Ces mesures permettraient de réduire immédiatement la consommation de pétrole tout en identifiant les routes jugées prioritaires dans le contexte d’une crise, comme les vols militaires, d’évacuation et médicaux. L’étude souligne que réduire de 30% les vols de plus de 6.000 km, affectant moins de 2% de tous les vols au départ de l’Union européenne, pourrait compenser environ 30% de la pénurie potentielle de kérosène.

L’indépendance par les carburants durables

L’étude insiste sur le fait que les carburants aériens durables représentent l’ancrage stratégique pour l’indépendance énergétique à long terme de l’Europe. Contrairement aux biocarburants, les carburants de synthèse peuvent être produits localement en utilisant l’électricité renouvelable et le dioxyde de carbone, réduisant ainsi la dépendance aux chaînes d’approvisionnement mondiales et l’exposition aux points de passage géopolitiques. T&Et estime que les biocarburants durables avancés et issus de déchets ne pourraient couvrir que 15% en 2030 et 7,5% en 2050 de la demande projetée en kérosène de l’Union européenne. 
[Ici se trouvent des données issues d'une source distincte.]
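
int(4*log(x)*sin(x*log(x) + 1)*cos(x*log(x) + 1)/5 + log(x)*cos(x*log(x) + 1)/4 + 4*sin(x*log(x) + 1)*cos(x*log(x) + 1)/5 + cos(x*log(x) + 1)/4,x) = sin(x*log(x) + 1)/4 - cos(2*x*log(x) + 2)/5 + C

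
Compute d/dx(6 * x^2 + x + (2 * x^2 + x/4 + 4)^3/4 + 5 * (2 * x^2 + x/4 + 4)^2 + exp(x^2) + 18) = 12*x^5 + 15*x^4/4 + 1027*x^3/8 + 6147*x^2/256 + 2*x*exp(x^2) + 221*x + 14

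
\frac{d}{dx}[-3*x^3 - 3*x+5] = -9*x^2 - 3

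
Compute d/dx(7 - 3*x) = -3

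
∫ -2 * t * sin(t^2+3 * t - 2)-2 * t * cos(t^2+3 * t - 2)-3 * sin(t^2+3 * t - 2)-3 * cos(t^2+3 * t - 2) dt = sqrt(2)*cos(t^2 + 3*t - 2 + pi/4) + C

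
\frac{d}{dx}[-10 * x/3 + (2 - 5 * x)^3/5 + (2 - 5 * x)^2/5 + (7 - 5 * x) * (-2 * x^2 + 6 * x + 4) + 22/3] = -45*x^2 - 18*x + 8/3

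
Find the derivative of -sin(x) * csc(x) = 0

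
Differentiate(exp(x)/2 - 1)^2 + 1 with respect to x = exp(2*x)/2 - exp(x)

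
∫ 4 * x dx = 2*x^2 + C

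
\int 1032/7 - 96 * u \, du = -48*u^2 + 1032*u/7 + C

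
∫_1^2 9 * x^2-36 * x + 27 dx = -6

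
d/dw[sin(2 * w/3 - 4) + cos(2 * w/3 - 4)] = -2*sin(2*w/3 - 4)/3 + 2*cos(2*w/3 - 4)/3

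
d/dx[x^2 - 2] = 2*x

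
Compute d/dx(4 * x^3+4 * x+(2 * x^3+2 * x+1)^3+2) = 72*x^8 + 168*x^6 + 72*x^5 + 120*x^4 + 96*x^3 + 54*x^2 + 24*x + 10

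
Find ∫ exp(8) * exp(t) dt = exp(t + 8) + C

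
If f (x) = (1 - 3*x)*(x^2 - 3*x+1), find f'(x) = -9*x^2 + 20*x - 6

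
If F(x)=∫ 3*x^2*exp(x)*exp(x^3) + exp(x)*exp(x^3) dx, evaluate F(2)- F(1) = -exp(2) + exp(10)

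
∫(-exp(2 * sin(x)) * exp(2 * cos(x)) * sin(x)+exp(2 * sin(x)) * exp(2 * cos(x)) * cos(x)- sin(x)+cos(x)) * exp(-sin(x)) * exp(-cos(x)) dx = 2*sinh(sqrt(2)*sin(x + pi/4)) + C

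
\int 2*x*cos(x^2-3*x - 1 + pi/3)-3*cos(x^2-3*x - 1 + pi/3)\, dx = sin(x^2 - 3*x - 1 + pi/3) + C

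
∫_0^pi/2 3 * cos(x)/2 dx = 3/2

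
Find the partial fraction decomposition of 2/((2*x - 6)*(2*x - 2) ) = -1/(4*(x - 1)) + 1/(4*(x - 3))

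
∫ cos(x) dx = sin(x) + C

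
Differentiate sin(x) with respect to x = cos(x)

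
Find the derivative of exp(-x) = -exp(-x)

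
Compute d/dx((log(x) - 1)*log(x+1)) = (x*log(x) + x*log(x + 1) - x + log(x + 1))/(x^2 + x)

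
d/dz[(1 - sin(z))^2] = 2*(sin(z) - 1)*cos(z)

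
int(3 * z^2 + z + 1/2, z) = z^3 + z^2/2 + z/2 + C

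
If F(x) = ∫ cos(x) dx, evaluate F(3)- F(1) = -sin(1) + sin(3)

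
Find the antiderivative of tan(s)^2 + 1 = tan(s) + C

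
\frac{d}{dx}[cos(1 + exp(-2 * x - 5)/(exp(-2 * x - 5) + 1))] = 2*exp(2*x + 5)*sin(1 + 1/(exp(5)*exp(2*x) + 1))/(exp(10)*exp(4*x) + 2*exp(5)*exp(2*x) + 1)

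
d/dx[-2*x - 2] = -2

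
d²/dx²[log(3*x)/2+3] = -1/(2*x^2)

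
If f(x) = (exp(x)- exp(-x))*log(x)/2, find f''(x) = (x^2*exp(2*x)*log(x) - x^2*log(x) + 2*x*exp(2*x) + 2*x - exp(2*x) + 1)*exp(-x)/(2*x^2)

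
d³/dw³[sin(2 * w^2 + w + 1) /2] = -32*w^3*cos(2*w^2 + w + 1) - 24*w^2*cos(2*w^2 + w + 1) - 24*w*sin(2*w^2 + w + 1) - 6*w*cos(2*w^2 + w + 1) - 6*sin(2*w^2 + w + 1) - cos(2*w^2 + w + 1)/2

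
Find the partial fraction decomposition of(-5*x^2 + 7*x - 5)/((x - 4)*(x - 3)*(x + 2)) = -13/(10*(x + 2)) + 29/(5*(x - 3)) - 19/(2*(x - 4))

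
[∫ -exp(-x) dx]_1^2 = -exp(-1) + exp(-2)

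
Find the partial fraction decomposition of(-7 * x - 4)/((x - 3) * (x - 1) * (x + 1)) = 3/(8*(x + 1)) + 11/(4*(x - 1)) - 25/(8*(x - 3))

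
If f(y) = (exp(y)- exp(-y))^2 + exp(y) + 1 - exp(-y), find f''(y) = (4*exp(4*y) + exp(3*y) - exp(y) + 4)*exp(-2*y)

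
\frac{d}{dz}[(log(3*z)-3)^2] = (2*log(z) - 6 + 2*log(3))/z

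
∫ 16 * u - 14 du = 8*u^2 - 14*u + C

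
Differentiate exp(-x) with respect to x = -exp(-x)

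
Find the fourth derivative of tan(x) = 24*tan(x)^5 + 40*tan(x)^3 + 16*tan(x)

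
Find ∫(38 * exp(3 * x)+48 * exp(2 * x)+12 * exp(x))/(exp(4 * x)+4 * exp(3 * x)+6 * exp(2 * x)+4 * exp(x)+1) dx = 2*(18*(exp(x) + 1)^2 + 18*(exp(x) + 1)*exp(x) + exp(2*x))*exp(x)/(3*(exp(x) + 1)^3) + C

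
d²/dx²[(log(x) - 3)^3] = (-3*log(x)^2 + 24*log(x) - 45)/x^2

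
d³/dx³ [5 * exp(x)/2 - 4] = 5*exp(x)/2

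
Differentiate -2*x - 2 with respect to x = -2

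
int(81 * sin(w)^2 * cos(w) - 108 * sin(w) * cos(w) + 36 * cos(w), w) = (3*sin(w) - 2)^3 + C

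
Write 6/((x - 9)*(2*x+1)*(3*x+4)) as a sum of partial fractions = 54/(155*(3*x + 4)) - 24/(95*(2*x + 1)) + 6/(589*(x - 9))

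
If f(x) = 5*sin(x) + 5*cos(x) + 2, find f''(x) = -5*sin(x) - 5*cos(x)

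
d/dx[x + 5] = 1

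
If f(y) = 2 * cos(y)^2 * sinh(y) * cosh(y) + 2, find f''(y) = -4*sin(2*y)*cosh(2*y) + 2*sinh(2*y)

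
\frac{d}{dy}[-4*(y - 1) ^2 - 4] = 8 - 8*y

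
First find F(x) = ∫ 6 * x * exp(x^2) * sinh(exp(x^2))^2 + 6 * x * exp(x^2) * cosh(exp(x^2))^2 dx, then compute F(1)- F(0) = -3*sinh(2)/2 + 3*sinh(2*E)/2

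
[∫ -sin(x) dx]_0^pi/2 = -1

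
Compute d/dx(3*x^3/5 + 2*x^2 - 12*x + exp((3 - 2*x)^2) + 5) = 9*x^2/5 + 8*x*exp(4*x^2 - 12*x + 9) + 4*x - 12*exp(4*x^2 - 12*x + 9) - 12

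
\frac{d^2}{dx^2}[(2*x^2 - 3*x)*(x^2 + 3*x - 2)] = 24*x^2 + 18*x - 26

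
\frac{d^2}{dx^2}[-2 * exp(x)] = -2*exp(x)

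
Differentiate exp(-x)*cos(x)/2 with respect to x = (-sin(x) - cos(x))*exp(-x)/2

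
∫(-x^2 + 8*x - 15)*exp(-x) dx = (x - 3)^2*exp(-x) + C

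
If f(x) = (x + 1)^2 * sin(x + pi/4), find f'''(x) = -x^2*cos(x + pi/4) - 6*x*sin(x + pi/4) - 2*x*cos(x + pi/4) - 6*sin(x + pi/4) + 5*cos(x + pi/4)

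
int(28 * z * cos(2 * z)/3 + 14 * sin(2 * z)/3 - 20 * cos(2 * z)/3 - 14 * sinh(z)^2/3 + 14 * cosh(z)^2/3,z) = (14*z/3 - 10/3)*(sin(2*z) + 1) + C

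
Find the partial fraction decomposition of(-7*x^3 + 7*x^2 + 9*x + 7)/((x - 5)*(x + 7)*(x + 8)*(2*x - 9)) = 3589/(575*(2*x - 9)) - 3967/(325*(x + 8)) + 224/(23*(x + 7)) - 54/(13*(x - 5))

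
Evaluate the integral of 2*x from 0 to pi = pi^2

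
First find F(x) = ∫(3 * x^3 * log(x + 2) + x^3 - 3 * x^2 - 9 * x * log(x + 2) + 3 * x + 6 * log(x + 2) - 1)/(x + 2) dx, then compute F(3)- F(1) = 8*log(5)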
En 2024, environ deux tiers des matières premières pour carburants durables rapportées à l’Agence européenne de la sécurité aérienne provenaient de l’extérieur de l’Union européenne, la Chine et la Malaisie étant les principaux fournisseurs. Les recommandations incluent la protection du système d’échange de quotas d’émission et le réinvestissement des revenus, le renforcement des mandats sur les carburants durables à long terme et l’introduction d’une taxe sur les profits exceptionnels pour les revenus générés par le kérosène fossile.